Thereupon the plaintiffs moved the court to set aside the verdicts in favor of Dix and to enter judgment against him as well as against Price on the ground that (1) the court had erroneously instructed the jury that they could find against “one or the other of the said defendants or both,” when as a matter of law they could have found only against one (Dix) or both (Dix and Price), but they certainly could not have found against Price alone, who was the master or principal, and upon the ground (2) that the verdicts were against the evidence, because it was clearly shown that the child was injured by reason of the negligent operation of the automobile by Dix; that he was the servant of Price; that her injuries were of a serious nature; that she, under the law, could not have been guilty of contributory negligence, and that [817]*817the damages found were fully supported by the evidence. This motion was also overruled by the court.

The defendant Price then moved to set aside the verdicts as to him because no finding could stand against him, under any circumstances, except and unless such finding were predicated upon the negligence of his servant or agent, Dix, and inasmuch as the jury had found in favor of Dix, they could not find against him (Price). The coui't took that view of the case, set aside the verdicts and ordered that the defendants, both Dix and Price, be granted a new trial, to which the plaintiffs objected and excepted.
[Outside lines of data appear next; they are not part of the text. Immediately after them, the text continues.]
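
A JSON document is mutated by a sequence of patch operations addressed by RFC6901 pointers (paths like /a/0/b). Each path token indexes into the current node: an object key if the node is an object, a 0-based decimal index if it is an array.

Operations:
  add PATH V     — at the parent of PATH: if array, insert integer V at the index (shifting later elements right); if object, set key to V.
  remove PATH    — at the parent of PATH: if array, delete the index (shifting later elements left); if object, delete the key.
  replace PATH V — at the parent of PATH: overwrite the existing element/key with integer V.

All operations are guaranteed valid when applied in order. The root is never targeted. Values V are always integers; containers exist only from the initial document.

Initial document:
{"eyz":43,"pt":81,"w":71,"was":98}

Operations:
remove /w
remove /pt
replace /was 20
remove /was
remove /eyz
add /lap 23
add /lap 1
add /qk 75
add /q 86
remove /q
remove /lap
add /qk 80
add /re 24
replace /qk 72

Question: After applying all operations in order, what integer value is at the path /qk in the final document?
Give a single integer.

Answer: 72

Derivation:
After op 1 (remove /w): {"eyz":43,"pt":81,"was":98}
After op 2 (remove /pt): {"eyz":43,"was":98}
After op 3 (replace /was 20): {"eyz":43,"was":20}
After op 4 (remove /was): {"eyz":43}
After op 5 (remove /eyz): {}
After op 6 (add /lap 23): {"lap":23}
After op 7 (add /lap 1): {"lap":1}
After op 8 (add /qk 75): {"lap":1,"qk":75}
After op 9 (add /q 86): {"lap":1,"q":86,"qk":75}
After op 10 (remove /q): {"lap":1,"qk":75}
After op 11 (remove /lap): {"qk":75}
After op 12 (add /qk 80): {"qk":80}
After op 13 (add /re 24): {"qk":80,"re":24}
After op 14 (replace /qk 72): {"qk":72,"re":24}
Value at /qk: 72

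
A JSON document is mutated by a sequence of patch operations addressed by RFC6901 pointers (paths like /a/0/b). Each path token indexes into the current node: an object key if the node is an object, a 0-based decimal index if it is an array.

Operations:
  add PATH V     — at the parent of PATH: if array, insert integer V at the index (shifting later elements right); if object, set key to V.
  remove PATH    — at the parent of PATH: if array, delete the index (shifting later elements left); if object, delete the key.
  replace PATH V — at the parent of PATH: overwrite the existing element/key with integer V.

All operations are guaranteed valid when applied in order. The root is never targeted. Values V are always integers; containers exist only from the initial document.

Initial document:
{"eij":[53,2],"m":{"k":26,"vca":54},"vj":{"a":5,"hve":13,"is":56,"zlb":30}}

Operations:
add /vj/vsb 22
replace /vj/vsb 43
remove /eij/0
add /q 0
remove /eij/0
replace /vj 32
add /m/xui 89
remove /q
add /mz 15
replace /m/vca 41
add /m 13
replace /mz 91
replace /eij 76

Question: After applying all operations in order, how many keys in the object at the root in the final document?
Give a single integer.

After op 1 (add /vj/vsb 22): {"eij":[53,2],"m":{"k":26,"vca":54},"vj":{"a":5,"hve":13,"is":56,"vsb":22,"zlb":30}}
After op 2 (replace /vj/vsb 43): {"eij":[53,2],"m":{"k":26,"vca":54},"vj":{"a":5,"hve":13,"is":56,"vsb":43,"zlb":30}}
After op 3 (remove /eij/0): {"eij":[2],"m":{"k":26,"vca":54},"vj":{"a":5,"hve":13,"is":56,"vsb":43,"zlb":30}}
After op 4 (add /q 0): {"eij":[2],"m":{"k":26,"vca":54},"q":0,"vj":{"a":5,"hve":13,"is":56,"vsb":43,"zlb":30}}
After op 5 (remove /eij/0): {"eij":[],"m":{"k":26,"vca":54},"q":0,"vj":{"a":5,"hve":13,"is":56,"vsb":43,"zlb":30}}
After op 6 (replace /vj 32): {"eij":[],"m":{"k":26,"vca":54},"q":0,"vj":32}
After op 7 (add /m/xui 89): {"eij":[],"m":{"k":26,"vca":54,"xui":89},"q":0,"vj":32}
After op 8 (remove /q): {"eij":[],"m":{"k":26,"vca":54,"xui":89},"vj":32}
After op 9 (add /mz 15): {"eij":[],"m":{"k":26,"vca":54,"xui":89},"mz":15,"vj":32}
After op 10 (replace /m/vca 41): {"eij":[],"m":{"k":26,"vca":41,"xui":89},"mz":15,"vj":32}
After op 11 (add /m 13): {"eij":[],"m":13,"mz":15,"vj":32}
After op 12 (replace /mz 91): {"eij":[],"m":13,"mz":91,"vj":32}
After op 13 (replace /eij 76): {"eij":76,"m":13,"mz":91,"vj":32}
Size at the root: 4

Answer: 4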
Upon the new trial, the jury found in favor of both defendants, whereupon the plaintiffs renewed their motions which had already been made, but they were also overruled and judgments were entered in favor of the defendants upon the verdicts in the second trials.

The record and proceedings in the second trials not being before us, it is only necessary that we review the record and proceedings in the first trials, and, if there appear to be no reversible error in the first trials the judgments in the cases must be affirmed.